At its peak in 2020, export of Australian wine to China was valued at $1.2bn and made up 18% of export volume and 40% of value. Now annual exports are worth just $8.1m, contributing to a plummeting price for red varieties of grapes and a decline in domestic red wine prices.
The trade minister, Don Farrell, said the government would continue to press for all trade impediments affecting Australian exports to be removed.
“We want to use a process similar to what we used to resolve the barley duties, to ensure that fantastic Australian wine gets back on the tables of Chinese consumers,” he said.
The end of an extended La Niña weather system is likely to bring more favourable growing conditions across parts of the country, which could lead to a further rise in supply.
In Australia’s wine regions, which span the country’s interior, the prices of grapes for red wine have fallen by more than half. In South Australia’s Riverland, the largest growing region in the country, the price growers get for the most common variety – shiraz – is down 67% since 2020.
Bruno Altin, a third-generation grape grower who has run a 120-hectare vineyard outside Griffith in central NSW for more than 20 years, said he was now picking grapes used for red wine at a loss as costs went up and returns went down.
“By the time you pick it and cart it, it’s going to cost you $100 per tonne, then you have pruning, spraying and everything else. We are going to lose a lot of money this year on the reds,” said Altin, who is on the Riverina Wine Grapes Marketing Board.
“Dad has been on the farm since he left school, he’s 76 and it’s the worst he’s ever seen … In the 80s the prices were the same if not higher than now … it’s really hard.”
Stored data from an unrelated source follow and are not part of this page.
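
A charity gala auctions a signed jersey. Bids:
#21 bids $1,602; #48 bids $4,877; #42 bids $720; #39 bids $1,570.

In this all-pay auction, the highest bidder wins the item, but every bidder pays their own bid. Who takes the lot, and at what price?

Bids in order: 4,877 (#48) > 1,602 (#21) > 1,570 (#39) > 720 (#42)
#48 wins with the top bid; all bids are sunk regardless.

#48 pays $4,877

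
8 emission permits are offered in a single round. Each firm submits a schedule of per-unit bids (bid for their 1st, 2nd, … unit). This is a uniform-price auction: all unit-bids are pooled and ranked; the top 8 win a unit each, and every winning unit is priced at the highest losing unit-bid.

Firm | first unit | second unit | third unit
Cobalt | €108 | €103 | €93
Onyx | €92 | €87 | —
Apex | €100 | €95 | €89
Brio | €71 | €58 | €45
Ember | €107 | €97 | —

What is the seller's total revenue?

All unit-bids, highest first — top 8: 108 (Cobalt-1), 107 (Ember-1), 103 (Cobalt-2), 100 (Apex-1), 97 (Ember-2), 95 (Apex-2), 93 (Cobalt-3), 92 (Onyx-1)
First bid not allocated: €89.
Allocation: Apex 2, Cobalt 3, Ember 2, Onyx 1. Every unit priced at €89.
Revenue = 8 × 89 = €712.

Total revenue: €712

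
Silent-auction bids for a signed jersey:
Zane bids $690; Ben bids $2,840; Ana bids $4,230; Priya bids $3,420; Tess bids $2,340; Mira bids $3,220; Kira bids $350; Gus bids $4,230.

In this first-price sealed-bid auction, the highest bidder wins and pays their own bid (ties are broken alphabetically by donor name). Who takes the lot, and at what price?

Ana pays $4,230

Sorting bids: 4,230 (Ana) > 4,230 (Gus) > 3,420 (Priya) > 3,220 (Mira) > 2,840 (Ben) > 2,340 (Tess) > …
Tie at $4,230 → Ana wins by tie-break.
First-price: Ana pays what they bid, $4,230.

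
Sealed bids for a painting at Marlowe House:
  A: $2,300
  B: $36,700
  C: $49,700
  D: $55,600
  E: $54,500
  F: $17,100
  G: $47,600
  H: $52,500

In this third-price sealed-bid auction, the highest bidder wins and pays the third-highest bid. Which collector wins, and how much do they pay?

Sorting bids: 55,600 (D) > 54,500 (E) > 52,500 (H) > 49,700 (C) > 47,600 (G) > 36,700 (B) > …
D is highest; pays the third-highest bid, $52,500.

D pays $52,500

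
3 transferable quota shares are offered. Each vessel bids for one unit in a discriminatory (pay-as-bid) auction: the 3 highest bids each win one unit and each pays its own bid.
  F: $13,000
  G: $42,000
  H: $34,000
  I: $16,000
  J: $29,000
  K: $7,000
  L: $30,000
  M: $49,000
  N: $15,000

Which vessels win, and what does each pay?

M $49,000, G $42,000, H $34,000

Bids ranked high→low: 49,000 (M), 42,000 (G), 34,000 (H), 30,000 (L), 29,000 (J), …
Top 3: M, G, H.
Each winner pays its own bid: M $49,000, G $42,000, H $34,000.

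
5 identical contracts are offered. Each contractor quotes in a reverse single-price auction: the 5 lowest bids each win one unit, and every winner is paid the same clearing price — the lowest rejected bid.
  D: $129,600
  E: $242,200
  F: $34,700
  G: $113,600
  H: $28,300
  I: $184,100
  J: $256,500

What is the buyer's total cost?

Total cost: $1,211,000

Bids ranked low→high: 28,300 (H), 34,700 (F), 113,600 (G), 129,600 (D), 184,100 (I), 242,200 (E), 256,500 (J)
Winners (5 units): H, F, G, D, I.
Lowest unsuccessful bid: $242,200 → clearing price.
Total cost = 5 × $242,200 = $1,211,000.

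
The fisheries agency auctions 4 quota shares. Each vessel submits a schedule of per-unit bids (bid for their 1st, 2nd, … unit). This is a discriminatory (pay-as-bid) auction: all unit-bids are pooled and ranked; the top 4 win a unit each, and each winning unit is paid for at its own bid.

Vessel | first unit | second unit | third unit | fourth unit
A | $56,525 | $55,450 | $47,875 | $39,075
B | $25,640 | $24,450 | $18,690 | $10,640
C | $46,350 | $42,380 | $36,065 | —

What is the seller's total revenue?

All unit-bids, highest first — top 4: 56,525 (A-1), 55,450 (A-2), 47,875 (A-3), 46,350 (C-1)
Next rejected bid: $42,380 (not a price — pay-as-bid).
Each winning unit pays its own bid.
Revenue = 56,525 + 55,450 + 47,875 + 46,350 = $206,200.

Total revenue: $206,200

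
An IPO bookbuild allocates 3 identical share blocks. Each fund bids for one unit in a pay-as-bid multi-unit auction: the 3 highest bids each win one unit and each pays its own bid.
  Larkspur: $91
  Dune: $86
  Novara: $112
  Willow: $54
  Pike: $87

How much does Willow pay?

Ordering the bids: 112 (Novara), 91 (Larkspur), 87 (Pike), 86 (Dune), 54 (Willow)
Top 3: Novara, Larkspur, Pike.
Willow does not win → $0.

Willow pays $0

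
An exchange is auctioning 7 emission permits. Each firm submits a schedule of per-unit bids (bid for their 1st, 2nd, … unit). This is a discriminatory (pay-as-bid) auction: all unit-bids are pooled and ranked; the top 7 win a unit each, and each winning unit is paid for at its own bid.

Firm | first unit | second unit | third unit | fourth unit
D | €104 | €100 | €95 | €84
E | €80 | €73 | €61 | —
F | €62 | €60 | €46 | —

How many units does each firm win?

D 4, E 2, F 1

Merging the schedules and taking the best 7: 104 (D-1), 100 (D-2), 95 (D-3), 84 (D-4), 80 (E-1), 73 (E-2), 62 (F-1)
Next rejected bid: €61 (not a price — pay-as-bid).
Allocation: D 4, E 2, F 1.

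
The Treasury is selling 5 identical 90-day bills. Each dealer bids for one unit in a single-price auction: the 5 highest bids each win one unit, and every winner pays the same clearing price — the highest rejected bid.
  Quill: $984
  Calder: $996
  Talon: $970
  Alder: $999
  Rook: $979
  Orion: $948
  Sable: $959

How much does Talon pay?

Talon pays $959

Ordering the bids: 999 (Alder), 996 (Calder), 984 (Quill), 979 (Rook), 970 (Talon), 959 (Sable), 948 (Orion)
Top 5: Alder, Calder, Quill, Rook, Talon.
Highest unsuccessful bid: $959 → clearing price.
Talon wins → pays $959.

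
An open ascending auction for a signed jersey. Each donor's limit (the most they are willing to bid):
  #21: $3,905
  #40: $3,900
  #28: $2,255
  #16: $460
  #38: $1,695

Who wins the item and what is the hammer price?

Sorting limits: 3,905 (#21) > 3,900 (#40) > 2,255 (#28) > 1,695 (#38) > 460 (#16)
Bidding ends when #40 exits at $3,900; #21 takes it.

#21 wins at $3,900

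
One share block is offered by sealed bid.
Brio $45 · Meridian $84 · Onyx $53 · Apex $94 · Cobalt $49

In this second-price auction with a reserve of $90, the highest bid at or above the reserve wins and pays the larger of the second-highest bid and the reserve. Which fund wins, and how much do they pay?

Rule: the highest bid at or above the reserve wins and pays the larger of the second-highest bid and the reserve.
Bids ranked: 94 (Apex) > 84 (Meridian) > 53 (Onyx) > 49 (Cobalt) > 45 (Brio)
Highest eligible bid: Apex at $94.
max(second-highest $84, reserve $90) = $90.

Apex pays $90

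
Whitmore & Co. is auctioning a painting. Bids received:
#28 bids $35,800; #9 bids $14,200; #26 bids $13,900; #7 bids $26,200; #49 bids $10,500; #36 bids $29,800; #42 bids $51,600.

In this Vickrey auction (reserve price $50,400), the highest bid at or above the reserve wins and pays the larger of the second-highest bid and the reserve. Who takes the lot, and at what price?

#42 pays $50,400

Sorting bids: 51,600 (#42) > 35,800 (#28) > 29,800 (#36) > 26,200 (#7) > 14,200 (#9) > 13,900 (#26) > …
Highest eligible bid: #42 at $51,600.
max(second-highest $35,800, reserve $50,400) = $50,400.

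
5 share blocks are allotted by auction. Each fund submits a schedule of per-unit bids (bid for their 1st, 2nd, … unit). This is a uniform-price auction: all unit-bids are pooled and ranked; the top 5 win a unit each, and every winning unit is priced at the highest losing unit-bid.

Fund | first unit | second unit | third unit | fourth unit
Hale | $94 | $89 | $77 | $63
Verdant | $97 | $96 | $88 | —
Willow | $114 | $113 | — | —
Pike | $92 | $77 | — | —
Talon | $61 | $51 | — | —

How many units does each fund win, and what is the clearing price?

Hale 1, Verdant 2, Willow 2; clearing price $92

Pooled unit-bids ranked (top 5): 114 (Willow-1), 113 (Willow-2), 97 (Verdant-1), 96 (Verdant-2), 94 (Hale-1)
The (k+1)-th unit-bid is $92.
Allocation: Hale 1, Verdant 2, Willow 2.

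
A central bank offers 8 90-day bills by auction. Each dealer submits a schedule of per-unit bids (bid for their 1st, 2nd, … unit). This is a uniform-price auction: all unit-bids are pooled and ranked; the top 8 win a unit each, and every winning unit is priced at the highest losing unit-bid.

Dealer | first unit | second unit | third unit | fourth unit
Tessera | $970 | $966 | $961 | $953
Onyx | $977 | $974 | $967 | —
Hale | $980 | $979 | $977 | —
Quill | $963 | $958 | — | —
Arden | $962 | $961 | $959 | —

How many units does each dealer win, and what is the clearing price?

Hale 3, Onyx 3, Tessera 2; clearing price $963

All unit-bids, highest first — top 8: 980 (Hale-1), 979 (Hale-2), 977 (Onyx-1), 977 (Hale-3), 974 (Onyx-2), 970 (Tessera-1), 967 (Onyx-3), 966 (Tessera-2)
First bid not allocated: $963.
Allocation: Hale 3, Onyx 3, Tessera 2.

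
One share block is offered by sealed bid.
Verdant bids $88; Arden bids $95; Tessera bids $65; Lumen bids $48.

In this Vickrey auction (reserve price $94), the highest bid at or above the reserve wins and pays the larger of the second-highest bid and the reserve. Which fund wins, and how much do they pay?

Arden pays $94

Rule: the highest bid at or above the reserve wins and pays the larger of the second-highest bid and the reserve.
Sorting bids: 95 (Arden) > 88 (Verdant) > 65 (Tessera) > 48 (Lumen)
Arden has the top bid at or above the reserve ($95).
Second-highest bid $88 is below the reserve $94, so the reserve binds → payment $94.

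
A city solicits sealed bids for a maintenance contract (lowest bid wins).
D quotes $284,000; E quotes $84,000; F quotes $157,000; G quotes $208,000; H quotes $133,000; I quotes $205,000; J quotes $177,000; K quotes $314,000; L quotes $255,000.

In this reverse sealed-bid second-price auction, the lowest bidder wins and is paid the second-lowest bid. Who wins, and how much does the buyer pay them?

E is paid $133,000

Bids ranked: 84,000 (E) < 133,000 (H) < 157,000 (F) < 177,000 (J) < 205,000 (I) < 208,000 (G) < …
E is lowest; is paid the second-lowest bid, $133,000.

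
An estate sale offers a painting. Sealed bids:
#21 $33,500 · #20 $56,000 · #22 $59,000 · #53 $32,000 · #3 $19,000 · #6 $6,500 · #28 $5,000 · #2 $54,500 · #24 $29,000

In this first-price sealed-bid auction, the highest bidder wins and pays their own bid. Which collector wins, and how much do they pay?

Rule: the highest bidder wins and pays their own bid.
Sorting bids: 59,000 (#22) > 56,000 (#20) > 54,500 (#2) > 33,500 (#21) > 32,000 (#53) > 29,000 (#24) > …
#22 is highest → pays own bid, $59,000.

#22 pays $59,000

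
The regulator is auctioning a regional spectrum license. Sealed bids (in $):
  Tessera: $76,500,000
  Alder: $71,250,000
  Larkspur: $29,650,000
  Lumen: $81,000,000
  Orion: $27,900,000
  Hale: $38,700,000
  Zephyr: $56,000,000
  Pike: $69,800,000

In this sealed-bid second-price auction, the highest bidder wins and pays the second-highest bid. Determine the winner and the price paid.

Lumen pays $76,500,000

Sealed-bid second-price auction: the highest bidder wins and pays the second-highest bid.
Sorting bids: 81,000,000 (Lumen) > 76,500,000 (Tessera) > 71,250,000 (Alder) > 69,800,000 (Pike) > 56,000,000 (Zephyr) > 38,700,000 (Hale) > …
Lumen is highest; pays the second-highest bid, $76,500,000.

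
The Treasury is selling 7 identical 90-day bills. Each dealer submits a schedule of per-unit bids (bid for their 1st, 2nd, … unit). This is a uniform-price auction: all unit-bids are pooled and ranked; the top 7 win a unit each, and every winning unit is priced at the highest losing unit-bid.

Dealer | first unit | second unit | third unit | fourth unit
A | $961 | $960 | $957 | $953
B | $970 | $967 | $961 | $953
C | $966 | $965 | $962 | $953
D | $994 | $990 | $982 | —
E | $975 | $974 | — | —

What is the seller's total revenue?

Merging the schedules and taking the best 7: 994 (D-1), 990 (D-2), 982 (D-3), 975 (E-1), 974 (E-2), 970 (B-1), 967 (B-2)
The (k+1)-th unit-bid is $966.
Allocation: B 2, D 3, E 2. Every unit priced at $966.
Revenue = 7 × 966 = $6,762.

Total revenue: $6,762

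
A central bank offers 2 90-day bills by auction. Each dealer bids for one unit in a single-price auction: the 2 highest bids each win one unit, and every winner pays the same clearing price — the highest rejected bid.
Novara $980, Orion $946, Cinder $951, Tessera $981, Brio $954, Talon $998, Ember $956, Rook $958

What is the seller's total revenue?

Total revenue: $1,960

Sorting: 998 (Talon), 981 (Tessera), 980 (Novara), 958 (Rook), …
The 2 highest are Talon, Tessera.
Clearing price = highest rejected bid = $980.
Total revenue = 2 × $980 = $1,960.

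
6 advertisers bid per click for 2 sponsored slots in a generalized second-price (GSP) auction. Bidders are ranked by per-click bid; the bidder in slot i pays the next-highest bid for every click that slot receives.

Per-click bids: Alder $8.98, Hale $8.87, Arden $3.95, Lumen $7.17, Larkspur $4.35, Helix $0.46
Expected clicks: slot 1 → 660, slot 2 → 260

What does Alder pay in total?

Alder pays $5854.20

Ranked by bid: $8.98 (Alder) > $8.87 (Hale) > $7.17 (Lumen) > …
Alder holds slot 1 → pays next bid $8.87 × 660 clicks = $5854.20.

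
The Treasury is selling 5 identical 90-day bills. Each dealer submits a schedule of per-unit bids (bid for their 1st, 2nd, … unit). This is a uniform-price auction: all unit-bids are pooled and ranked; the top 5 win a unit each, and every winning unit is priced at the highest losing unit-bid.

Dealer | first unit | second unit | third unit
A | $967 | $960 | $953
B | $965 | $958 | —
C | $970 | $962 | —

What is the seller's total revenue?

All unit-bids, highest first — top 5: 970 (C-1), 967 (A-1), 965 (B-1), 962 (C-2), 960 (A-2)
First bid not allocated: $958.
Allocation: A 2, B 1, C 2. Every unit priced at $958.
Revenue = 5 × 958 = $4,790.

Total revenue: $4,790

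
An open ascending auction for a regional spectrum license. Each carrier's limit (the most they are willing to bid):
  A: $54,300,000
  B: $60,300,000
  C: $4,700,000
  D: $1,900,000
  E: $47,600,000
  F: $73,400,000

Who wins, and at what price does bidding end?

Open ascending-bid auction: the price rises until one bidder remains; the winner pays the price at which the last rival dropped out.
Sorting limits: 73,400,000 (F) > 60,300,000 (B) > 54,300,000 (A) > 47,600,000 (E) > 4,700,000 (C) > 1,900,000 (D)
Once the price passes $60,300,000, only F is left; the hammer falls at B's limit of $60,300,000.

F wins at $60,300,000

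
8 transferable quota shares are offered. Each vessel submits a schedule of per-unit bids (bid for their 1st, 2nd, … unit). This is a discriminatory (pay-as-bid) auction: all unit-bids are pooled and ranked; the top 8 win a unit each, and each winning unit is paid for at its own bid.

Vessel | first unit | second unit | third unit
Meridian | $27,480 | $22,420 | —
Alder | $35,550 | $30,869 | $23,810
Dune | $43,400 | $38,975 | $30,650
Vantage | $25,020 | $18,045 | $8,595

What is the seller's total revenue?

Merging the schedules and taking the best 8: 43,400 (Dune-1), 38,975 (Dune-2), 35,550 (Alder-1), 30,869 (Alder-2), 30,650 (Dune-3), 27,480 (Meridian-1), 25,020 (Vantage-1), 23,810 (Alder-3)
Next rejected bid: $22,420 (not a price — pay-as-bid).
Each winning unit pays its own bid.
Revenue = 43,400 + 38,975 + 35,550 + 30,869 + 30,650 + 27,480 + 25,020 + 23,810 = $255,754.

Total revenue: $255,754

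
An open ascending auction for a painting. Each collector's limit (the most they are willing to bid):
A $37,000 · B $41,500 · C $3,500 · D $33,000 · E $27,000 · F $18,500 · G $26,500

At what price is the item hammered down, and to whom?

Limits in order: 41,500 (B) > 37,000 (A) > 33,000 (D) > 27,000 (E) > 26,500 (G) > 18,500 (F) > …
Bidding ends when A exits at $37,000; B takes it.

B wins at $37,000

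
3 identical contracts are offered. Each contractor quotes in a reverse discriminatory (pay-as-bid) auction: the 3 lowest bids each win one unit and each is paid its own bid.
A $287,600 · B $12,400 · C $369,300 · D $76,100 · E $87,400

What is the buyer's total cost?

Total cost: $175,900

Sorting: 12,400 (B), 76,100 (D), 87,400 (E), 287,600 (A), 369,300 (C)
Winners (3 units): B, D, E.
Total cost = 12,400 + 76,100 + 87,400 = $175,900.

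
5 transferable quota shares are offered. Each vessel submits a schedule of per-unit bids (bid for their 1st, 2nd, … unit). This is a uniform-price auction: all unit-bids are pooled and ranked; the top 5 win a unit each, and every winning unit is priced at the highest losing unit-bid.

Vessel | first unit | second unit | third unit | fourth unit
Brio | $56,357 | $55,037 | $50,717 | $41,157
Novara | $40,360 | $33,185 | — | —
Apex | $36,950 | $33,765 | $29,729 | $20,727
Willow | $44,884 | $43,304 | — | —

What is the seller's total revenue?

Merging the schedules and taking the best 5: 56,357 (Brio-1), 55,037 (Brio-2), 50,717 (Brio-3), 44,884 (Willow-1), 43,304 (Willow-2)
The (k+1)-th unit-bid is $41,157.
Allocation: Brio 3, Willow 2. Every unit priced at $41,157.
Revenue = 5 × 41,157 = $205,785.

Total revenue: $205,785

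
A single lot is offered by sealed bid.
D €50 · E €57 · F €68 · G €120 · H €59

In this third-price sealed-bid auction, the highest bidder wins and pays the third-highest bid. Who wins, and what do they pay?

G pays €59

Third-price sealed-bid auction: the highest bidder wins and pays the third-highest bid.
Bids ranked: 120 (G) > 68 (F) > 59 (H) > 57 (E) > 50 (D)
G wins; payment is bid #3 in the ranking = €59.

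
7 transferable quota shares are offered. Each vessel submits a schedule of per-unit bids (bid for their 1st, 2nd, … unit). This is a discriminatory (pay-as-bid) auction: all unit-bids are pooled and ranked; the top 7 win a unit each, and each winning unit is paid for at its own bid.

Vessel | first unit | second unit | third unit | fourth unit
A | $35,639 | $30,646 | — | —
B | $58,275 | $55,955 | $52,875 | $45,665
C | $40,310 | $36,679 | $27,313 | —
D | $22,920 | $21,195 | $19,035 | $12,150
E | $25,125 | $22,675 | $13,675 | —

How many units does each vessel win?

A 1, B 4, C 2

Pooled unit-bids ranked (top 7): 58,275 (B-1), 55,955 (B-2), 52,875 (B-3), 45,665 (B-4), 40,310 (C-1), 36,679 (C-2), 35,639 (A-1)
Next rejected bid: $30,646 (not a price — pay-as-bid).
Allocation: A 1, B 4, C 2.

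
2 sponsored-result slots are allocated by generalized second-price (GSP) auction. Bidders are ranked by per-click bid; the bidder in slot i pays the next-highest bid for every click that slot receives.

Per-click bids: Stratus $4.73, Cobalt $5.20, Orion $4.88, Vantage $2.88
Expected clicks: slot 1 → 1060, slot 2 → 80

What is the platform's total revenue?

Total revenue: $5551.20

Per-click bids in order: $5.20 (Cobalt) > $4.88 (Orion) > $4.73 (Stratus) > …
Slot 1: Cobalt pays $4.88 × 1060 = $5172.80
Slot 2: Orion pays $4.73 × 80 = $378.40
Total = $5551.20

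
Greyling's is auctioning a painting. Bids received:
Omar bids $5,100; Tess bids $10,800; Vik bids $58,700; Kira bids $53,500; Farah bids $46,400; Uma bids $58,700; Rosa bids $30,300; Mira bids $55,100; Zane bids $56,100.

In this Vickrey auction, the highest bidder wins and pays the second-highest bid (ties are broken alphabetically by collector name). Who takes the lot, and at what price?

Uma pays $58,700

Sorting bids: 58,700 (Uma) > 58,700 (Vik) > 56,100 (Zane) > 55,100 (Mira) > 53,500 (Kira) > 46,400 (Farah) > …
Uma and Vik tie at $58,700; tie-break gives it to Uma.
Uma is highest; pays the second-highest bid, $58,700.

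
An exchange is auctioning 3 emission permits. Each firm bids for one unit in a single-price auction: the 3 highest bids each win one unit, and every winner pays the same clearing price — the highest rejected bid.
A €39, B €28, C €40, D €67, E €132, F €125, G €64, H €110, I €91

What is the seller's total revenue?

Total revenue: €273

Bids ranked high→low: 132 (E), 125 (F), 110 (H), 91 (I), 67 (D), …
Top 3: E, F, H.
Clearing price = highest rejected bid = €91.
Total revenue = 3 × €91 = €273.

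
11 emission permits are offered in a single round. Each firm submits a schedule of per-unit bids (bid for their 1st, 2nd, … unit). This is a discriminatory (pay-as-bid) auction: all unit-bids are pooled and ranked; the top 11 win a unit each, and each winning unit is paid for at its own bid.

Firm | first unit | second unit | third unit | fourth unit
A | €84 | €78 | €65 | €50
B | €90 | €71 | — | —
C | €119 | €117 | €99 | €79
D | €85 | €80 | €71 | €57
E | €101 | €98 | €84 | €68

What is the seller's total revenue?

All unit-bids, highest first — top 11: 119 (C-1), 117 (C-2), 101 (E-1), 99 (C-3), 98 (E-2), 90 (B-1), 85 (D-1), 84 (A-1), 84 (E-3), 80 (D-2), 79 (C-4)
Next rejected bid: €78 (not a price — pay-as-bid).
Each winning unit pays its own bid.
Revenue = 119 + 117 + 101 + 99 + 98 + 90 + 85 + 84 + 84 + 80 + 79 = €1,036.

Total revenue: €1,036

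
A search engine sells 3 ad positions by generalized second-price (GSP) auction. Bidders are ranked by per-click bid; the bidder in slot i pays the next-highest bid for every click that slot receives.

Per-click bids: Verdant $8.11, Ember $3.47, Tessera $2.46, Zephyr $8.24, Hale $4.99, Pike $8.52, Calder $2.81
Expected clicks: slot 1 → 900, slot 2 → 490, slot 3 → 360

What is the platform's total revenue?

Ranked by bid: $8.52 (Pike) > $8.24 (Zephyr) > $8.11 (Verdant) > $4.99 (Hale) > …
Slot 1: Pike pays $8.24 × 900 = $7416.00
Slot 2: Zephyr pays $8.11 × 490 = $3973.90
Slot 3: Verdant pays $4.99 × 360 = $1796.40
Total = $13186.30

Total revenue: $13186.30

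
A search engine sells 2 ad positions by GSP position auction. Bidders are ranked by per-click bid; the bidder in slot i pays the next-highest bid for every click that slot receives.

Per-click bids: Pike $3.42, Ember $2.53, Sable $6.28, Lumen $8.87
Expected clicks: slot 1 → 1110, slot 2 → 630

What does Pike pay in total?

Ranked by bid: $8.87 (Lumen) > $6.28 (Sable) > $3.42 (Pike) > …
Pike ranks below slot 2 → no slot, pays nothing.

Pike pays $0.00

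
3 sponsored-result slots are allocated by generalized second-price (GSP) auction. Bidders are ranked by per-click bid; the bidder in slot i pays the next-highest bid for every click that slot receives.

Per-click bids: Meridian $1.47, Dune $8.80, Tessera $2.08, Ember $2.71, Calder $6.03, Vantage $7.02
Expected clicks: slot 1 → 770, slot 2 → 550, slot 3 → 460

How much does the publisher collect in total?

Ranked by bid: $8.80 (Dune) > $7.02 (Vantage) > $6.03 (Calder) > $2.71 (Ember) > …
Slot 1: Dune pays $7.02 × 770 = $5405.40
Slot 2: Vantage pays $6.03 × 550 = $3316.50
Slot 3: Calder pays $2.71 × 460 = $1246.60
Total = $9968.50

Total revenue: $9968.50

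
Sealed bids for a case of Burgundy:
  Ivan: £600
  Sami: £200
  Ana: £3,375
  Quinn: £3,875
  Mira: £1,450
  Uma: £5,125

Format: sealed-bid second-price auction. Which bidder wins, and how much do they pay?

Uma pays £3,875

Rule: the highest bidder wins and pays the second-highest bid.
Sorting bids: 5,125 (Uma) > 3,875 (Quinn) > 3,375 (Ana) > 1,450 (Mira) > 600 (Ivan) > 200 (Sami)
Uma is highest; pays the second-highest bid, £3,875.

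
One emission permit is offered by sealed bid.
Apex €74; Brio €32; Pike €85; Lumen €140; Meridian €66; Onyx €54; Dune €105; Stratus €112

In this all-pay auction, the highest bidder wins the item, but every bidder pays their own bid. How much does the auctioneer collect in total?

Bids ranked: 140 (Lumen) > 112 (Stratus) > 105 (Dune) > 85 (Pike) > 74 (Apex) > 66 (Meridian) > …
Lumen wins with the top bid; all bids are sunk regardless.
Every bidder forfeits their bid regardless of winning.
Revenue = 74 + 32 + 85 + 140 + 66 + 54 + 105 + 112 = €668.

Total revenue: €668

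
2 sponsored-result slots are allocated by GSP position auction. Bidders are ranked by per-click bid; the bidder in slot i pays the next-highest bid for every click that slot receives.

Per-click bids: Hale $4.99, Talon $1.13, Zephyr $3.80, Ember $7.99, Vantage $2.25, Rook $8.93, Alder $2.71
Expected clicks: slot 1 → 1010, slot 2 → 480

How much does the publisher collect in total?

Sorting advertisers: $8.93 (Rook) > $7.99 (Ember) > $4.99 (Hale) > …
Slot 1: Rook pays $7.99 × 1010 = $8069.90
Slot 2: Ember pays $4.99 × 480 = $2395.20
Total = $10465.10

Total revenue: $10465.10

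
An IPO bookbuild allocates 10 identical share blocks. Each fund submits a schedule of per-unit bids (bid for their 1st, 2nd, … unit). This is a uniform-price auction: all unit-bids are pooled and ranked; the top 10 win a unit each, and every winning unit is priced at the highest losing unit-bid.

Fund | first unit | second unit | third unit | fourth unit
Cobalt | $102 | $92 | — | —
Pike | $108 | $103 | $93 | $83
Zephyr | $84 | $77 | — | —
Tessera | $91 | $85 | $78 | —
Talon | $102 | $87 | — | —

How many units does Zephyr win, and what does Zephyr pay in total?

Merging the schedules and taking the best 10: 108 (Pike-1), 103 (Pike-2), 102 (Cobalt-1), 102 (Talon-1), 93 (Pike-3), 92 (Cobalt-2), 91 (Tessera-1), 87 (Talon-2), 85 (Tessera-2), 84 (Zephyr-1)
First bid not allocated: $83.
Zephyr wins 1 unit(s) at $83 each.

Zephyr: 1 unit, pays $83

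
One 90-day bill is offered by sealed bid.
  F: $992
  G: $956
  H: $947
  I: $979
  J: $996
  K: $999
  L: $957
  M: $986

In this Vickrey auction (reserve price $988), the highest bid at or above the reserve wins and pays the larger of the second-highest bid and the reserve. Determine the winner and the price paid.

Vickrey auction (reserve price $988): the highest bid at or above the reserve wins and pays the larger of the second-highest bid and the reserve.
Bids in order: 999 (K) > 996 (J) > 992 (F) > 986 (M) > 979 (I) > 957 (L) > …
Highest eligible bid: K at $999.
max(second-highest $996, reserve $988) = $996; the reserve does not bind.

K pays $996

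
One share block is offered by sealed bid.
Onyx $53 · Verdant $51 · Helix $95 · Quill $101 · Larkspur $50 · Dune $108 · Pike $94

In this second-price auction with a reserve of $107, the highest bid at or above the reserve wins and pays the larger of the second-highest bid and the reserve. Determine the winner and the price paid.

Second-price auction with a reserve of $107: the highest bid at or above the reserve wins and pays the larger of the second-highest bid and the reserve.
Bids ranked: 108 (Dune) > 101 (Quill) > 95 (Helix) > 94 (Pike) > 53 (Onyx) > 51 (Verdant) > …
Highest eligible bid: Dune at $108.
Second-highest bid $101 is below the reserve $107, so the reserve binds → payment $107.

Dune pays $107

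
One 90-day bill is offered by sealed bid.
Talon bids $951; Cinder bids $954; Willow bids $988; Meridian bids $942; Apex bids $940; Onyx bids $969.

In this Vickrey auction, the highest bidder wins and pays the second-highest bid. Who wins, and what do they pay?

Sorting bids: 988 (Willow) > 969 (Onyx) > 954 (Cinder) > 951 (Talon) > 942 (Meridian) > 940 (Apex)
Willow wins with the highest bid; price is set by the runner-up at $969.

Willow pays $969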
Altin said his income from grapes for white wines was “more stable”.
He said he expected all wineries to cap the amount of grapes they bought from growers, as a result of the oversupply. Altin said he would have to leave many grapes to rot in the fields.
The chief executive of the Australian Grape and Wine Association, Lee McLean, said commercial grape producers in warm climates that produced red varieties, such as Altin, were most vulnerable to the oversupply.
“You are really struggling if you’re a grape grower. You are struggling to get good prices for your grapes, if you can sell them at all,” McLean said.
“But if you’re in a cooler climate, a sort of high-value producer region, generally speaking, things are not too bad and they’re not suffering the same sort of pressures.”
Piggott said that in spite of the oversupply, she expected consumer prices to remain stable as increased costs for storage, transport and glass had cancelled out reductions in the price of grapes.
“I’m not trying to give advice and I don’t want to encourage more alcohol consumption,” she said. “But … it’s a good time to support the Australian wine industry.